For 1,000 people screened in the trial, false positives led to invasive procedures in 17 cases, according to the USPSTF.
The panel also found a very low risk of radiation-induced cancer – around 0.3 to 0.8 cancer per 1,000 people screened annually for 10 years.
Of course, recommendations only matter if they are implemented. And although screening for lung cancer has been recommended for some people since 2013, “participation has been low,” said Barry.
Last year, an ALA report found that in 2018, only 4% of eligible Americans were screened for lung cancer.
He cited several potential reasons – including the novelty of using CT scans for this purpose, and a lack of awareness not only among patients, but also among doctors.

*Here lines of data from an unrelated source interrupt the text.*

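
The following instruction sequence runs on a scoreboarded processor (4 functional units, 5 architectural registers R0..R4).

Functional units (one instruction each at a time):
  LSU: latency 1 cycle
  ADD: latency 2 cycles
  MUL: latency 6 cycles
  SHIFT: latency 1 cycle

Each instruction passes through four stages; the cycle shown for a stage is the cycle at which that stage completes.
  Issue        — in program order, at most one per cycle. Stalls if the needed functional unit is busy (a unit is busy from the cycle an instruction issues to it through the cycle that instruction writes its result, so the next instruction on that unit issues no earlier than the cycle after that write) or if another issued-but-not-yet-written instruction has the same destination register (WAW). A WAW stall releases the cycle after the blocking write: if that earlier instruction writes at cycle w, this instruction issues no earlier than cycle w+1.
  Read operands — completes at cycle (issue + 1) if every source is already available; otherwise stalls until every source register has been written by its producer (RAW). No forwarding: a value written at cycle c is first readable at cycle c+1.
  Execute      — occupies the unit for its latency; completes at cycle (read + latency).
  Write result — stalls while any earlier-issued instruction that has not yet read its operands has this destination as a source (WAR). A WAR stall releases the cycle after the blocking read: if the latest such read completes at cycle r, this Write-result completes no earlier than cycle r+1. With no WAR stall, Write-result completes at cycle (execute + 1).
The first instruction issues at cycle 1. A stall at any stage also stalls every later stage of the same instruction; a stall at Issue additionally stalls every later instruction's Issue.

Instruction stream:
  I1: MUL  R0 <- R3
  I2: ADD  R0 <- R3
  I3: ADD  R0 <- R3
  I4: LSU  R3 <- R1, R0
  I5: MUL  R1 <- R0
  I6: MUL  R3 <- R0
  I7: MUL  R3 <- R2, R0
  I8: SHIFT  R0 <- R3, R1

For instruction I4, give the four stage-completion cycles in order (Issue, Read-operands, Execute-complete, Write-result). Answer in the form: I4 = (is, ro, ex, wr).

I4 = (16, 20, 21, 22)

t=1  I1 issues→MUL
t=2  I1 reads
t=8  I1 exec-done
t=9  I1 writes R0
t=10  I2 issues→ADD
t=11  I2 reads
t=13  I2 exec-done
t=14  I2 writes R0
t=15  I3 issues→ADD
t=16  I3 reads; I4 issues→LSU
t=17  I5 issues→MUL
t=18  I3 exec-done
t=19  I3 writes R0
t=20  I4 reads; I5 reads
t=21  I4 exec-done
t=22  I4 writes R3
t=26  I5 exec-done
t=27  I5 writes R1
t=28  I6 issues→MUL
t=29  I6 reads
t=35  I6 exec-done
t=36  I6 writes R3
t=37  I7 issues→MUL
t=38  I7 reads; I8 issues→SHIFT
t=44  I7 exec-done
t=45  I7 writes R3
t=46  I8 reads
t=47  I8 exec-done
t=48  I8 writes R0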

Raising awareness is essential, Barry said. The new recommendations are expected to have a particular effect on the number of women and black Americans who are newly eligible for screening. Compared to white males, they tend to smoke fewer cigarettes.
Then there is the cost. The USPSTF is a government-funded group of volunteer medical experts tasked with examining the evidence and making recommendations on preventive health care, such as cancer screening.
Medicare and most private health plans are required to cover screening recommended by the USPSTF. But Medicaid – the government insurance program for low-income Americans – doesn’t necessarily cover it. Each state has different policies, depending on the ALA.
Ultimately, Barry said, the best way to lower your risk of dying from lung cancer is to never smoke or quit. Smoking increases the risk of lung cancer by 20 times, he said.
“But another good way to reduce the risk is screening,” he added.
Barry urged current and former smokers to ask their doctors if they should be tested.
The USPSTF recommendations are in the “draft” stage and will be available for public comment until August 3 on uspreventiveservicestaskforce.org.